Understanding Vectors and Semantics
Understanding Vectors and Semantics
Searching by What Shoppers Mean
When it comes to commerce search, helping shoppers find what they are looking for efficiently and effectively is crucial for a successful shopping experience. Limiting search results to keyword matches can only lead to missed opportunities and frustrated shoppers.
The traditional keyword search approach has been the foundation of search functionality in commerce stores. However, as shoppers’ expectations evolve and search technologies advance, there’s a need for more intelligent and effective search solutions. This is where hybrid search, based on keyword and vector search, comes into play.
Empathy Platform embraces a hybrid search approach that combines the strengths of different search techniques to deliver enhanced and personalised search experiences in commerce stores. It integrates together keyword search, which matches search queries to indexed terms in the product catalogue, with vector search, which leverages advanced algorithms to understand the semantic meaning and context of search queries and documents.
Why Vector Search?
Vector search complements keyword search by identifying the semantic similarity between queries, and thus yielding more relevant results faster. It extends keyword models to resolve no-results scenarios, provide synonym suggestions, and offer responses to long-tail queries.

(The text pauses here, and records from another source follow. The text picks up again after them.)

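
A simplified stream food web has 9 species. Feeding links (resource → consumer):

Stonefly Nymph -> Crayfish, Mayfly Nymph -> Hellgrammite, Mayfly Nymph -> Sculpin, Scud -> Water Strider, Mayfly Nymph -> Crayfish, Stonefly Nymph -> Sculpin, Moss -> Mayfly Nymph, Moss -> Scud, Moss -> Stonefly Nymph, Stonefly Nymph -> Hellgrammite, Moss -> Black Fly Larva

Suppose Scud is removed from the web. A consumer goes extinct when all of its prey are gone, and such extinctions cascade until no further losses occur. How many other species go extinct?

1

Remove Scud.
Round 1: Water Strider (all prey gone) → extinct.
No further losses. Total secondary extinctions: 1.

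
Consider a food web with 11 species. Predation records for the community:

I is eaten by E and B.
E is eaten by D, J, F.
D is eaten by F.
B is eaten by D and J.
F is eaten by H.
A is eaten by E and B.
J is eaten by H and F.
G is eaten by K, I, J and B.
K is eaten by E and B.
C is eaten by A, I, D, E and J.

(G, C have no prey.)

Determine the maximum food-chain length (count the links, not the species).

One longest chain: G → I → E → D → F → H.
It has 6 species and 5 links.

5 links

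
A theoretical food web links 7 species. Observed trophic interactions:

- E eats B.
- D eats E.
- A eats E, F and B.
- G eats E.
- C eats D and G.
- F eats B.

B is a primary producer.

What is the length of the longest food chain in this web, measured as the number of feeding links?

One longest chain: B → E → D → C.
It has 4 species and 3 links.

3 links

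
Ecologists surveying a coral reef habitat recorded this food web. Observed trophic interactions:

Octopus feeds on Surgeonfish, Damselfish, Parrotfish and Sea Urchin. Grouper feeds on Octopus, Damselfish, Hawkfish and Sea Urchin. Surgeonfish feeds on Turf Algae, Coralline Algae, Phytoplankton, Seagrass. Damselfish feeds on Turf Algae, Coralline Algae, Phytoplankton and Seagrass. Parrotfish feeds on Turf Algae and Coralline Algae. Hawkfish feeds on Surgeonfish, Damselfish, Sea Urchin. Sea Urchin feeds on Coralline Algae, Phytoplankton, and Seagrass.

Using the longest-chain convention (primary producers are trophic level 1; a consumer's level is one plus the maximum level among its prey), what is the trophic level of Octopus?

Trophic level 3

Phytoplankton is a producer → level 1.
Sea Urchin eats Phytoplankton (level 1); other prey at levels: Seagrass 1, Coralline Algae 1 → level 2.
Octopus eats Sea Urchin (level 2); other prey at levels: Surgeonfish 2, Parrotfish 2, Damselfish 2 → level 3.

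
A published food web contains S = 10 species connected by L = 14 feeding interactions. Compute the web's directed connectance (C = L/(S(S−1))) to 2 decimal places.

The web has S = 10 species and L = 14 feeding links.
C = L / (S(S−1)) = 14 / 90 = 0.1556 ≈ 0.16.

C = 0.16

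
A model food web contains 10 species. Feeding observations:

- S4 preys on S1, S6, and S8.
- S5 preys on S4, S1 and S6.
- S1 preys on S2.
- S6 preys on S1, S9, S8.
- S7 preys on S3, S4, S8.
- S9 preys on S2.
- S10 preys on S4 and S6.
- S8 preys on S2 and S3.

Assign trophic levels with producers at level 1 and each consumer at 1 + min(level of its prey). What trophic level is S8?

Trophic level 2

S2 is a producer → level 1.
S8 eats S2 → level 2.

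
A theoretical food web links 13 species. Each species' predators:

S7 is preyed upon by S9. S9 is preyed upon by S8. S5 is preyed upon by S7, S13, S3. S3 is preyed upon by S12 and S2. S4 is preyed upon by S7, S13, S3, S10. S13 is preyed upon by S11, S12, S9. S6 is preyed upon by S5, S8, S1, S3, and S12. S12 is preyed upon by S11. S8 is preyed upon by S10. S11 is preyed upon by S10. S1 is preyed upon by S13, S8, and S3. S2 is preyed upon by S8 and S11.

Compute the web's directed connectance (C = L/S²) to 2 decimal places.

The web has S = 13 species and L = 27 feeding links.
C = L / S² = 27 / 169 = 0.1598 ≈ 0.16.

C = 0.16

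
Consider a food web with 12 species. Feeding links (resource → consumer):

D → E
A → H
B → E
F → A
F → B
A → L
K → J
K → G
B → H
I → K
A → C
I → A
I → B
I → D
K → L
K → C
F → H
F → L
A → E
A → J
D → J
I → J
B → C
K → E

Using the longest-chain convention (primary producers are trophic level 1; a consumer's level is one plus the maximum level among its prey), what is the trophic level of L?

Trophic level 3

I is a producer → level 1.
K eats I → level 2.
L eats K (level 2); other prey at levels: F 1, A 2 → level 3.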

Vector search can step in in certain cases where zero-results scenarios are more likely, helping to minimise those by offering results for semantically similar queries. The use of vector similarity enables a powerful recommendation system that enriches results by creating a cascade of relevant products.
If a customer searches for the term ‘tweed’, but there are no direct results, vector search jumps into action by displaying results for similar searches like plaid, plaid jacket, and blazer. The related results give the shopper a number of relevant choices that are semantically similar to their initial search. Vector search achieves this by interpreting search queries as vectors, the semantic neighbours of words.
Empathy Platform’s vector search is built on a completely native stack, ensuring that customer data and privacy are protected. Empathy Platform uses brand-specific tagging events to guarantee a personalised search experience that respects shoppers’ privacy.
Vector search goes beyond finding products, serving as an important tool for merchants to understand shopper intent and deliver a curated shopping experience. The result? A shopping experience with more precise results and fewer dead ends.
As Empathy Platform’s vector search evolves, its capabilities will start to become part of shoppers’ search experiences. They’ll be seamlessly integrated into their shopping routines and eventually become a unified index with the old-school keyword-based searching as part of a unified, powerful search solution.